Paul McCarthy is one of the world’s most influential artists. He first came to public notice in the 1970s with his performances and videos. Since the mid-1980s, he has created complex installations and videos as well as a number of sculptural works, most recently the large-scale, inflatable outdoor sculptures on display outside Tate Modern until the end of October 2003. In his work, Paul McCarthy makes use of the language and imagery of American consumer culture, from Disneyland to the Hollywood dream factory. But he gives them another twist, transposing the commonplace into the disturbing and the grotesque, unmasking the dysfunctional reality that lurks behind the American dream.
With his new work, Piccadilly Circus, McCarthy makes references to earlier works such as Bossy Burger (1991), Santa Chocolate Shop (1997) or Saloon Theater (1995-99), which have come to be regarded as milestones of video installation art. In Piccadilly Circus video becomes part of the installation as a whole, which consists of the original set for the performance and the video projected around the room. This combination creates a unique perspective for the viewer, one that keeps oscillating between what is projected as a video and the room that acted as the backdrop to the earlier performances. In this way, the setting and the performance record coincide: with the viewer given access to the set that was home to the projected action, the content of the video is made to merge with the viewer’s real-life perspective.

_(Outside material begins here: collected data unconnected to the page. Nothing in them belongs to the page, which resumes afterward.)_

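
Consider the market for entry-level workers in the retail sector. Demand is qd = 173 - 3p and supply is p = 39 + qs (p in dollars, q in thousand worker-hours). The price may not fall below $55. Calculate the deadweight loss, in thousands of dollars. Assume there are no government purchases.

24

Rearranging supply gives qs = p - 39. Setting quantity demanded equal to quantity supplied, 173 - 3p = p - 39, gives p* = 53 and q* = 14.
Since 55 > 53, the floor is binding.
At p = 55: qd = 173 - 3·55 = 8 and qs = 55 - 39 = 16.
Quantity traded falls to 8. At q = 8 the demand price is (173 - 8)/3 = 55 and the supply price is 39 + 8 = 47.
Deadweight loss = ½ · (55 - 47) · (14 - 8) = ½ · 8 · 6 = 24.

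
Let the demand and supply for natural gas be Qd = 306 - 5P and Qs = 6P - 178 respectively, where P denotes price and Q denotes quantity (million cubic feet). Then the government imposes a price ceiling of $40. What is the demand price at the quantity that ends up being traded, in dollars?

Equilibrium: 306 - 5P = 6P - 178, so 484 = 11P and P* = 44, Q* = 86.
The ceiling of 40 is below the equilibrium price 44, so it binds.
At P = 40: Qd = 306 - 5·40 = 106 and Qs = 6·40 - 178 = 62.
Only 62 units reach the market. On the demand curve, the marginal buyer's willingness to pay at Q = 62 is (306 - 62)/5 = 48.8.

48.8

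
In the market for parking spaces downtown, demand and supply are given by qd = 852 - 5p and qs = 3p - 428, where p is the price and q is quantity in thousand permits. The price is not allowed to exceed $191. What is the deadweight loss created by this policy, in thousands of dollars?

Equilibrium: 852 - 5p = 3p - 428, so 1280 = 8p and p* = 160, q* = 52.
Since 191 is above p* = 160, the ceiling does not bind and the free-market outcome prevails.
Since the control does not bind, no trades are prevented and deadweight loss is zero.

0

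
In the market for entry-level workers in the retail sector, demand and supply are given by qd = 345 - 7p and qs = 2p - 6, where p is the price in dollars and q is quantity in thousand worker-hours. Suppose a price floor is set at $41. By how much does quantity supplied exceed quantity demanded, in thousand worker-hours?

Setting quantity demanded equal to quantity supplied, 345 - 7p = 2p - 6, gives p* = 39 and q* = 72.
Because the floor (41) lies above the market-clearing price, it is binding.
At p = 41: qd = 345 - 7·41 = 58 and qs = 2·41 - 6 = 76.
Surplus = qs - qd = 76 - 58 = 18.

18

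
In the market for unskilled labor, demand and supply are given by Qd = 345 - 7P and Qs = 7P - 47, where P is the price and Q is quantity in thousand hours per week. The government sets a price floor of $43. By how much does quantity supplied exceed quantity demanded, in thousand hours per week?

210

Equilibrium: 345 - 7P = 7P - 47, so 392 = 14P and P* = 28, Q* = 149.
Since 43 > 28, the floor is binding.
At P = 43: Qd = 345 - 7·43 = 44 and Qs = 7·43 - 47 = 254.
Surplus = Qs - Qd = 254 - 44 = 210.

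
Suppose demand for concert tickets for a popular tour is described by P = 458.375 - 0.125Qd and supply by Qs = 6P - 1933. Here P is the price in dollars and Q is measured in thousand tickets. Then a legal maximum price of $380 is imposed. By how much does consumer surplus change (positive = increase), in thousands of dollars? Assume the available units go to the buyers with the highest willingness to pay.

Rearranging demand gives Qd = 3667 - 8P. Without the control the market clears where 3667 - 8P = 6P - 1933, i.e. P* = 400 and Q* = 467.
Since 380 < 400, the ceiling is binding.
At P = 380: Qd = 3667 - 8·380 = 627 and Qs = 6·380 - 1933 = 347.
Consumer surplus without the control is ½ · (458.375 - 400) · 467 = 13630.5625.
With the ceiling, 347 units are sold at 380 (assume they go to the highest-value buyers). The demand price at Q = 347 is 415, so CS = ½ · [(458.375 - 380) + (415 - 380)] · 347 = 19670.5625.
Change in consumer surplus = 19670.5625 - 13630.5625 = 6040.

6040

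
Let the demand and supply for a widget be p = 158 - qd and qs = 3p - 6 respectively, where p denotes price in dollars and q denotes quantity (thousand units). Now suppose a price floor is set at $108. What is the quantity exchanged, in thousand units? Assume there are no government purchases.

Rearranging demand gives qd = 158 - p. In a free market, 158 - p = 3p - 6 gives the equilibrium p* = 41, q* = 117.
The floor of 108 is above the equilibrium price 41, so it binds.
At p = 108: qd = 158 - 108 = 50 and qs = 3·108 - 6 = 318.
The quantity actually transacted is the short side, demand: 50.

50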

The project was first conceived when McCarthy visited the new Hauser & Wirth space in London. To him, the Lutyens designed former bank presented itself as an ideal building to work in: the ground floor held an impressive banking hall – with the drawers behind the counters only partially emptied. In the labyrinthine basement, McCarthy found a vault encircled by a corridor, resembling a dungeon or a gloomy hiding-place. On the top floor there was a dark-panelled office decorated with massive stucco work, that was inexplicably referred to as the ‘American Room’ in the floor plan.
These spatial and atmospheric impressions – with additional influence from the current global events – helped produce the characters that refer to notable leaders of our time that interact within this space: all identifiable by oversized masks and clownish costumes that give the figures a comic-like quality. Exaggerated and distorted, these characters are not interpretations of existing personalities, but rather represent systems of ideologies, values and moral precepts. The often disturbing actions and interplay depicted in the performances, filmed on site in London before the space was converted into a gallery space and later in a reconstructed version in Los Angeles, hint at psychological processes such as regression, self-destruction and obsessive behaviour. With the characters multiplying their images and growing increasingly indistinct, the impression that forces itself on the viewer is one of increasing isolation and helplessness.